Last week the Obama administration traded five Taliban commanders detainees in Guantanamo Bay for Sergeant Bowe Bergdahl, the only American prisoner of war.
The backlash has been swift, especially from 28-year-old’s fellow soldiers.
On June 30th, 2009, Bergdahl reportedly walked off a U.S. outpost in eastern Afghanistan with nothing but water, a knife, a digital camera and his diary.
He was captured almost immediately, spurring a search that cost U.S. soldiers their lives: At one point, his battalion suffered six fatalities in three-weeks.
There were previous indications that Bergdahl might desert: The home-schooled Idaho native had told a fellow soldier: “If this deployment is lame, I’m just going to walk off into the mountains of Pakistan,” according to report by Michael Hastings of Rolling Stone.
Once he arrived at the Paktika outpost, Bergdahl reportedly “spent more time with the Afghans than he did with his platoon.” And in emails he sent to his parents, Bergdahl seemed completely disillusioned with the war effort.
At the time, one Obama administration official told Hastings: “We don’t give a shit why he left. He’s an American soldier. We want to bring him home.”
Two Republican lawmakers have accused the president of breaking the law by approving the swap of Gitmo detainees before notifying Congress. The administration agreed that they bypassed legal requirements, citing “unique and exigent circumstances” as justification.
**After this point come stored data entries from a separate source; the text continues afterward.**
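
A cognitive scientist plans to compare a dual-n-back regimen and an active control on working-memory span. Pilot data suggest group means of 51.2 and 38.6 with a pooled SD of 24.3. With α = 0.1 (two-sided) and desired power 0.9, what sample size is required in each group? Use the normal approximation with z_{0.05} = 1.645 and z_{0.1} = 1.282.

Cohen's d = |M₁ − M₂| / SD_pooled = |51.2 − 38.6| / 24.3 = 12.6 / 24.3 = 0.519.
For two independent groups with equal n: n = 2·((z_{α/2} + z_β) / d)².
z_{α/2} + z_β = 1.645 + 1.282 = 2.927.
n = 2 × (2.927 / 0.519)² = 2 × 5.640² = 2 × 31.81 = 63.6.
Round up to the next whole participant.

n = 64 per group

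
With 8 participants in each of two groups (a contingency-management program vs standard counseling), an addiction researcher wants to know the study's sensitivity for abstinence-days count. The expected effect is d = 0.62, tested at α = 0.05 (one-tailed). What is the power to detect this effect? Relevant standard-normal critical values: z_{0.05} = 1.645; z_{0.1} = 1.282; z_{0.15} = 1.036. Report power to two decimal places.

power ≈ 0.34

For two equal groups, power = Φ(d·√(n/2) − z_{α}).
d·√(n/2) = 0.62 × √(8/2) = 0.62 × 2.000 = 1.240.
z_β = 1.240 − 1.645 = -0.405.
Power = Φ(-0.405) = 0.343.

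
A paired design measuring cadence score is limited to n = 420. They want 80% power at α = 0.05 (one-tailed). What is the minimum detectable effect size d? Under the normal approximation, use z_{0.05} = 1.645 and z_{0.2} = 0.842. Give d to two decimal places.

For a single sample (or paired design) of n = 420: d_min = (z_{α} + z_β)/√n.
z-sum = 1.645 + 0.842 = 2.487.
d_min = 2.487 / √420 = 2.487 / 20.494 = 0.121.

d_min ≈ 0.12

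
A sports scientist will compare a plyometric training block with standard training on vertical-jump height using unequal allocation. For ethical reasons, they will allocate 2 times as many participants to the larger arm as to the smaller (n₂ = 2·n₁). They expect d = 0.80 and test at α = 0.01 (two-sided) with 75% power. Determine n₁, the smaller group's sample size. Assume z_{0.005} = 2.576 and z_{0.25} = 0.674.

With allocation ratio k = n₂/n₁ = 2, Var(x̄₁−x̄₂) = σ²(1/n₁ + 1/(k·n₁)) = σ²·(k+1)/(k·n₁).
So n₁ = (1 + 1/k)·((z_{α/2} + z_β)/d)² = 1.500 × (3.250/0.80)².
n₁ = 1.500 × 16.50 = 24.8.
Round up: n₁ = 25, giving n₂ = 2 × 25 = 50.

n₁ = 25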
Now that Bergdahl’s home, many of his fellow soldiers are venting their anger.
“He walked off,” Baggett, a member of Bergdahl’s company, told Jake Tapper of CNN. “Nobody knows if he defected or he’s a traitor or he was kidnapped. What I do know is he was there to protect us and instead he decided to defer from America and go and do his own thing. I don’t know why he decided to do that, but we spend so much of our resources and some of those resources were soldiers’ lives.”
Former Sgt. Matt Vierkant, a member of Bergdahl’s platoon when he went missing, put it bluntly: “I don’t understand why we’re trading prisoners at Gitmo for somebody who deserted during a time of war, which is an act of treason,” Vierkant told CNN.
Another soldier who was on the ground during the search wrote a scathing blog post about the deal:
“The latest news of 5 GITMO detainee transfers for this kid’s life left me nauseated. From everything I was receiving, Haqqani never expected to get any of the prisoners, let alone 5 of some of the most highly valued targets we had in holding. The US negotiators had fallen for the bluff … the threat of killing the kid. …
The deal that has been made is a slap in the face to every American soldier alive and dead that has served this country with honour. Bowe Bergdahl is a traitor. He willingly left his post and his fellow soldiers to go on a spiritual stroll in Afghanistan, convert to Islam and ultimately join up with the Taliban … and in so doing cost us the lives of great soldiers who were tasked with finding him.”
The counterargument, as laid out by Dan Murphy of the Christian Science Monitor, is that prisoner swaps are part of ending wars and America’s only POW is now home.